Tristeza

Na Pinheiro Seco, fazenda de amigos meus,

descobri os mirtilos e as caixas de abelhas. Um adoçando o outro.

Foi o que salvou o passeio de moto para o frescor das montanhas.

As uvas não vão dar. As ovelhas fedem. O lago está cheio de sapos. O campo cheio de bosta de vaca. O barulho – de água correndo – da fonte das carpas vermelhas atrapalhou o silêncio. Sem contar os quacquac e os gluglu dos patos, gansos, galinhas e perus. O mau humor e as notícias de Brumadinho me afundaram no sofá. A fragilidade e o descaso  pela vida e o peso da morte me hipnotizaram frente à TV ligada o dia todo. Mal vi as araucárias. Minha coluna entortou e a bateria da moto arriou.

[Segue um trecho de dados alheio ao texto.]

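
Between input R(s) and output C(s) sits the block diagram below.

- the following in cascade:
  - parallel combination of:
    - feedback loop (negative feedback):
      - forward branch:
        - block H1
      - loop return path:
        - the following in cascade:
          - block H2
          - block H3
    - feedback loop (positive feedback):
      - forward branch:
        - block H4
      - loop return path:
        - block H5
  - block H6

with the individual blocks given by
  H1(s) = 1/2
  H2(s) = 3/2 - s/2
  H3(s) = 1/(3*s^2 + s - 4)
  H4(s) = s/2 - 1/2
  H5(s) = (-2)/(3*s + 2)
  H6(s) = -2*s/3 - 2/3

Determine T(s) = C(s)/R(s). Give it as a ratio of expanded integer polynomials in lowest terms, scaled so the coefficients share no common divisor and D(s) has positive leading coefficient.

1. series reduction of H2, H3 -> (3 - s)/(6*s^2 + 2*s - 8)
2. feedback reduction of H1, (H2*H3) -> (6*s^2 + 2*s - 8)/(12*s^2 + 3*s - 13)
3. close the feedback loop around H4, H5 -> (3*s^2 - s - 2)/(8*s + 2)
4. add [H1/(1+H1*(H2*H3))], [H4/(1-H4*H5)] (parallel) -> (36*s^4 + 45*s^3 - 38*s^2 - 53*s + 10)/(96*s^3 + 48*s^2 - 98*s - 26)
5. reduce the series chain ([H1/(1+H1*(H2*H3))]+[H4/(1-H4*H5)]), H6: this yields T(s), and no further normalization is needed

Hence the answer: (-36*s^5 - 81*s^4 - 7*s^3 + 91*s^2 + 43*s - 10)/(144*s^3 + 72*s^2 - 147*s - 39)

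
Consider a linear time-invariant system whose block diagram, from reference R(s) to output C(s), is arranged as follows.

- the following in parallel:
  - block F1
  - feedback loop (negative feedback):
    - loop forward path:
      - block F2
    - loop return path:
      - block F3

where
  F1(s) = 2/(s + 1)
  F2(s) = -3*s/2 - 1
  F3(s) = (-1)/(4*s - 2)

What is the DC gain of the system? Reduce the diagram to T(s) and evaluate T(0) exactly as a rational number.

1. reduce the feedback loop with forward F2 and return F3 -> (-12*s^2 - 2*s + 4)/(11*s - 2)
2. parallel reduction of F1, [F2/(1+F2*F3)] -> (-12*s^3 - 14*s^2 + 24*s)/(11*s^2 + 9*s - 2)
The step-2 result is T(s). Setting s = 0: T(0) = 0/(-2) = 0.

Answer: 0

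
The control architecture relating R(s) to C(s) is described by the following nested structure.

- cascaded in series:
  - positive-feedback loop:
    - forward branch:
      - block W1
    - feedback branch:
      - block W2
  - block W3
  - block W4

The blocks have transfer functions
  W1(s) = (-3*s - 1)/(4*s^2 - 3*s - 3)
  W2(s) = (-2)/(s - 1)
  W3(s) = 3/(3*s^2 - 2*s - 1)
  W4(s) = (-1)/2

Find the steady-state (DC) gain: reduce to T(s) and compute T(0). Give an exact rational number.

Reducing step by step:

1. feedback reduction of W1, W2 -> (-3*s^2 + 2*s + 1)/(4*s^3 - 7*s^2 - 6*s + 1)
2. cascade [W1/(1-W1*W2)], W3, W4 -> 3/(8*s^3 - 14*s^2 - 12*s + 2)
Evaluating the step-2 result (the overall T(s)) at s = 0 gives T(0) = 3/2.

Answer: 3/2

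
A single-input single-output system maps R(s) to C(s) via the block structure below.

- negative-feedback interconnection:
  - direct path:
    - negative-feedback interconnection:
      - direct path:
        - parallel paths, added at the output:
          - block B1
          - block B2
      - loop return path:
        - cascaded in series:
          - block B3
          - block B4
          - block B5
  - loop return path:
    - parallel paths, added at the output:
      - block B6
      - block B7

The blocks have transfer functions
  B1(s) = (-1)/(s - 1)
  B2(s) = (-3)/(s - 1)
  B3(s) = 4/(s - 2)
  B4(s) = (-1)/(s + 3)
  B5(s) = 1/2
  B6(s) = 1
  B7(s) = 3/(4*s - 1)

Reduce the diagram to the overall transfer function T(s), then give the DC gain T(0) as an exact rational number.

Answer: -12/17

Working:
1. combine B1, B2 in parallel = (-4)/(s - 1)
2. cascade B3, B4, B5 = (-2)/(s^2 + s - 6)
3. apply the feedback formula to (B1+B2), (B3*B4*B5) = (-4*s^2 - 4*s + 24)/(s^3 - 7*s + 14)
4. parallel reduction of B6, B7 = (4*s + 2)/(4*s - 1)
5. collapse the loop ([(B1+B2)/(1+(B1+B2)*(B3*B4*B5))] forward, (B6+B7) return) = (-16*s^3 - 12*s^2 + 100*s - 24)/(4*s^4 - 17*s^3 - 52*s^2 + 151*s + 34)
The step-5 result is T(s). Setting s = 0: T(0) = -24/34 = -12/17.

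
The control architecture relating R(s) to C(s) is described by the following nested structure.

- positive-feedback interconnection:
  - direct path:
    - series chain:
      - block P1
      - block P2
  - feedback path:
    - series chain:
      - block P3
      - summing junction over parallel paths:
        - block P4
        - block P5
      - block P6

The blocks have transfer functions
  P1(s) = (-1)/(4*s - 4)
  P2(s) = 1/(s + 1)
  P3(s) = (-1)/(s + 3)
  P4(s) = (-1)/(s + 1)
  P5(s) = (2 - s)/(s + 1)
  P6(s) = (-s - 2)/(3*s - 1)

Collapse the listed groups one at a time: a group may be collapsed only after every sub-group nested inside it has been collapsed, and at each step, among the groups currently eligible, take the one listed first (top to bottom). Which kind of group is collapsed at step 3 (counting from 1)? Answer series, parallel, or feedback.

Reducing step by step:

[1] combine P1, P2 in series
[2] sum the parallel branches P4, P5
[3] multiply P3, (P4+P5), P6 (series)
[4] apply the feedback formula to (P1*P2), (P3*(P4+P5)*P6)
So the answer for step 3 is series.

Answer: series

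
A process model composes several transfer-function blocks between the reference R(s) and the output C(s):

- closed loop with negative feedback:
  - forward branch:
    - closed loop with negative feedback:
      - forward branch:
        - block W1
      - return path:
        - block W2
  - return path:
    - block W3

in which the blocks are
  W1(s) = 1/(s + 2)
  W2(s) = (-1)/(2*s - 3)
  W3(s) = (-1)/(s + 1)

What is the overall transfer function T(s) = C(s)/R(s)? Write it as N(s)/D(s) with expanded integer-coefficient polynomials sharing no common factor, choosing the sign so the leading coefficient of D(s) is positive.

First reduce the diagram to T(s).

(1) close the feedback loop around W1, W2 = (2*s - 3)/(2*s^2 + s - 7)
(2) reduce the feedback loop with forward [W1/(1+W1*W2)] and return W3, which is the overall transfer function T(s) = C(s)/R(s) in lowest terms

Answer: (2*s^2 - s - 3)/(2*s^3 + 3*s^2 - 8*s - 4)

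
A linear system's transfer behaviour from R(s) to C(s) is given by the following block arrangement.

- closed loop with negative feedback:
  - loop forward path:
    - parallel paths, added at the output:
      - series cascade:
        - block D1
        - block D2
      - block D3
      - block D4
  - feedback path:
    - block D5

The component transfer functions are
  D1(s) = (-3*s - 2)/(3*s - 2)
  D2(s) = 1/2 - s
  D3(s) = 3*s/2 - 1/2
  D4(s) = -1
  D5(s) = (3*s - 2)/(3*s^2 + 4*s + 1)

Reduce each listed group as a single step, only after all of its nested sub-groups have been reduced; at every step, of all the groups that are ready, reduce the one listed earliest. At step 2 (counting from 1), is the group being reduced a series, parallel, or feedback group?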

Devia ter ficado e mergulhado nas ondas.

Dor e Tristeza

Dizem que estamos vivendo a Era da Felicidade. Sentimentos como dor, frustração, desapontamento e tristeza parecem ETs da modernidade, antinaturais e anormais. Um mal a ser evitado ou medicado. A regra é ser feliz, ou melhor, mostrar que se é feliz. A realidade porém, é bem diferente: todos sofremos e nos entristecemos. Sofrimentos vem e vão, são substituídos, diluídos, absorvidos. O melhor remédio, dizem, é o tempo: infinito, insensível, temperamental. Ideal seria mesmo, exterminar estas malditas dores e tristezas ingratas, de imediato! Quando meu filho entrou na sala de cirurgia por causa de uma fibrose no cotovelo esquerdo que limitava seus movimentos, pensava eu em como seria bom se já tivesse passado um ano, o resultado esperado+alcançado, as sessões de fisioterapia, as dores, o choro, as reconsultas, os exames, tudo, tudo fosse coisa do passado. Queria um parênteses para nele aprisionar meu sofrimento, um vácuo que engolisse minha dor. O mesmo aconteceu com outras doenças, crises, perdas, as coisas ruins+dolorosas e inerentes à vida humana. Tudo o que queria era minha vida de volta. Queria a felicidade que julgava ter direito. É o que todos queremos e acreditamos merecer! Queria uma trégua da vida – sabendo de antemão – que viria a temperança! Que o tempo tudo abrandaria! Mas a travessia sempre é difícil e doída! Tarefa pessoal e intransferível, ninguém pode ultrapassá-la por nós! Deste turbilhão saímos fortalecidos ou destroçados. Melhorados ou piorados. É assim que é! Uma forma de avaliar a dor é dar-lhe um tamanho, um número. Do tipo, se é um é pouco, se é oito, já é bastante. Os números nos dão uma medida, daquilo que teoricamente, não tem medida. Tornando objetivo o subjetivo, nos impermeabilizamos e vemos tristeza e dor –  externas e controláveis – em tempo de digeri-las e sobreviver a elas. Caso persistam, convém se perguntar: pra que serve o que estou sentindo? Que lugar estes sentimentos ocupam e que função tem na minha vida? Nem sempre encontramos as respostas, e talvez, seja necessário encontrar quem possa ajudar. Família, companheiros, filhos, amigos. Quem sabe um profissional. Dor e tristeza são necessárias para crescer e amadurecer. Porém, devem ser passageiras e transitórias, jamais um Estado Permanente.

                                                               Lajeado, maio de 2007.